Loucks EB, Nardi WR, Gutman R, Kronish IM, Saadeh FB, Li Y, Wentz AE, Webb J, Vago DR, Harrison A, Britton WB
(2019) PLoS One 14: e0223095
MeSH Terms: Blood Pressure, Blood Pressure Determination, Feasibility Studies, Female, Focus Groups, Follow-Up Studies, Humans, Hypertension, Interviews as Topic, Male, Middle Aged, Mindfulness, Patient Acceptance of Health Care, Qualitative Research, Treatment Outcome
Show Abstract · Added January 4, 2020
BACKGROUND AND OBJECTIVES - Impacts of mindfulness-based programs on blood pressure remain equivocal, possibly because the programs are not adapted to engage with determinants of hypertension, or due to floor effects. Primary objectives were to create a customized Mindfulness-Based Blood Pressure Reduction (MB-BP) program, and to evaluate acceptability, feasibility, and effects on hypothesized proximal self-regulation mechanisms. Secondary outcomes included modifiable determinants of blood pressure (BP), and clinic-assessed systolic blood pressure (SBP).

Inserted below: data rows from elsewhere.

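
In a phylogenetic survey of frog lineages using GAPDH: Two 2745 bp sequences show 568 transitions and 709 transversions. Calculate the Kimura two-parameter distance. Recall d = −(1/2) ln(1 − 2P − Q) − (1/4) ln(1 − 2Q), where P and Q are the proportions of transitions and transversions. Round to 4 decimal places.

0.7393

P = 568/2745 ≈ 0.206922 and Q = 709/2745 ≈ 0.258288.
Under the Kimura two-parameter model, d = −½ ln(1 − 2P − Q) − ¼ ln(1 − 2Q).
1 − 2P − Q = 0.327868, giving −½ ln(0.327868) = 0.557572.
1 − 2Q = 0.483424, giving −¼ ln(0.483424) = 0.181715.
d = 0.557572 + 0.181715 = 0.739287.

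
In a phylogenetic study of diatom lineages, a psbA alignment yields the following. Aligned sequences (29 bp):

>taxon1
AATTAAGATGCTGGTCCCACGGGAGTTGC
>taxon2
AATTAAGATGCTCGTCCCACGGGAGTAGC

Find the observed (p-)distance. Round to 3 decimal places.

0.069

The sequences differ at 2 of 29 positions (sites 13, 27).
p = 2/29 = 0.068965… ≈ 0.069 (to 3 d.p.).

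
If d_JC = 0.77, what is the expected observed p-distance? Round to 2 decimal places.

p = (3/4)(1 − e^(−4d/3)) = 0.75 × (1 − e^(-1.026667)) = 0.75 × (1 − 0.358199) = 0.481351.

0.48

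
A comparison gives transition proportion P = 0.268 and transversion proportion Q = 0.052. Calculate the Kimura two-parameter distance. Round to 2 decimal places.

0.47

Under the Kimura two-parameter model, d = −½ ln(1 − 2P − Q) − ¼ ln(1 − 2Q).
1 − 2P − Q = 0.412, giving −½ ln(0.412) = 0.443366.
1 − 2Q = 0.896, giving −¼ ln(0.896) = 0.027454.
d = 0.443366 + 0.027454 = 0.470820.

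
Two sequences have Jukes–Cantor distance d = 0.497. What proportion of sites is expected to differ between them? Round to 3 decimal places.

p = (3/4)(1 − e^(−4d/3)) = 0.75 × (1 − e^(-0.662667)) = 0.75 × (1 − 0.515475) = 0.363394.

0.363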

METHODS - This was a Stage 1 single-arm trial with one year follow-up. Focus groups and in-depth interviews were performed to evaluate acceptability and feasibility. Self-regulation outcomes, and determinants of BP, were assessed using validated questionnaires or objective assessments. The MB-BP curriculum was adapted from Mindfulness-Based Stress Reduction to direct participants' mindfulness skills towards modifiable determinants of blood pressure.

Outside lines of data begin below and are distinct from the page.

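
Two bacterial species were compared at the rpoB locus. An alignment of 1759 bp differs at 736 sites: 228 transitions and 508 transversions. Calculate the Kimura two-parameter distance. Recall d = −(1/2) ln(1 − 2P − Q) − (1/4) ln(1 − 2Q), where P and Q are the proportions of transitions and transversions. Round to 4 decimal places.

0.6125

P = 228/1759 ≈ 0.129619 and Q = 508/1759 ≈ 0.2888.
Under the Kimura two-parameter model, d = −½ ln(1 − 2P − Q) − ¼ ln(1 − 2Q).
1 − 2P − Q = 0.451962, giving −½ ln(0.451962) = 0.397079.
1 − 2Q = 0.4224, giving −¼ ln(0.4224) = 0.215451.
d = 0.397079 + 0.215451 = 0.612530.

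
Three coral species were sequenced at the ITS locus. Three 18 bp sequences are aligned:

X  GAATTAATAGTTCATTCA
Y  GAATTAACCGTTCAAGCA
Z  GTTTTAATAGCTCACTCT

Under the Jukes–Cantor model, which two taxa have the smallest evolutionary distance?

X–Y: 4/18 differ, p = 0.222, d = 0.264.
X–Z: 5/18 differ, p = 0.278, d = 0.347.
Y–Z: 8/18 differ, p = 0.444, d = 0.673.
The smallest distance is between X and Y.

X and Y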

RESULTS - Acceptability and feasibility findings showed that of 53 eligible participants, 48 enrolled (91%). Of these, 43 (90%) attended at least 7 of the 10 MB-BP classes; 43 were followed to one year (90%). Focus groups (n = 19) and semi-structured interviews (n = 10) showed all participants viewed the delivery modality favorably, and identified logistic considerations concerning program access as barriers. A priori selected primary self-regulation outcomes showed improvements at one-year follow-up vs. baseline, including attention control (Sustained Attention to Response Task correct no-go score, p<0.001), emotion regulation (Difficulties in Emotion Regulation Score, p = 0.02), and self-awareness (Multidimensional Assessment of Interoceptive Awareness, p<0.001). Several determinants of hypertension were improved in participants not adhering to American Heart Association guidelines at baseline, including physical activity (p = 0.02), Dietary Approaches to Stop Hypertension-consistent diet (p<0.001), and alcohol consumption (p<0.001). Findings demonstrated mean 6.1 mmHg reduction in SBP (p = 0.008) at one year follow-up; effects were most pronounced in Stage 2 uncontrolled hypertensives (SBP≥140 mmHg), showing 15.1 mmHg reduction (p<0.001).
CONCLUSION - MB-BP has good acceptability and feasibility, and may engage with self-regulation and behavioral determinants of hypertension.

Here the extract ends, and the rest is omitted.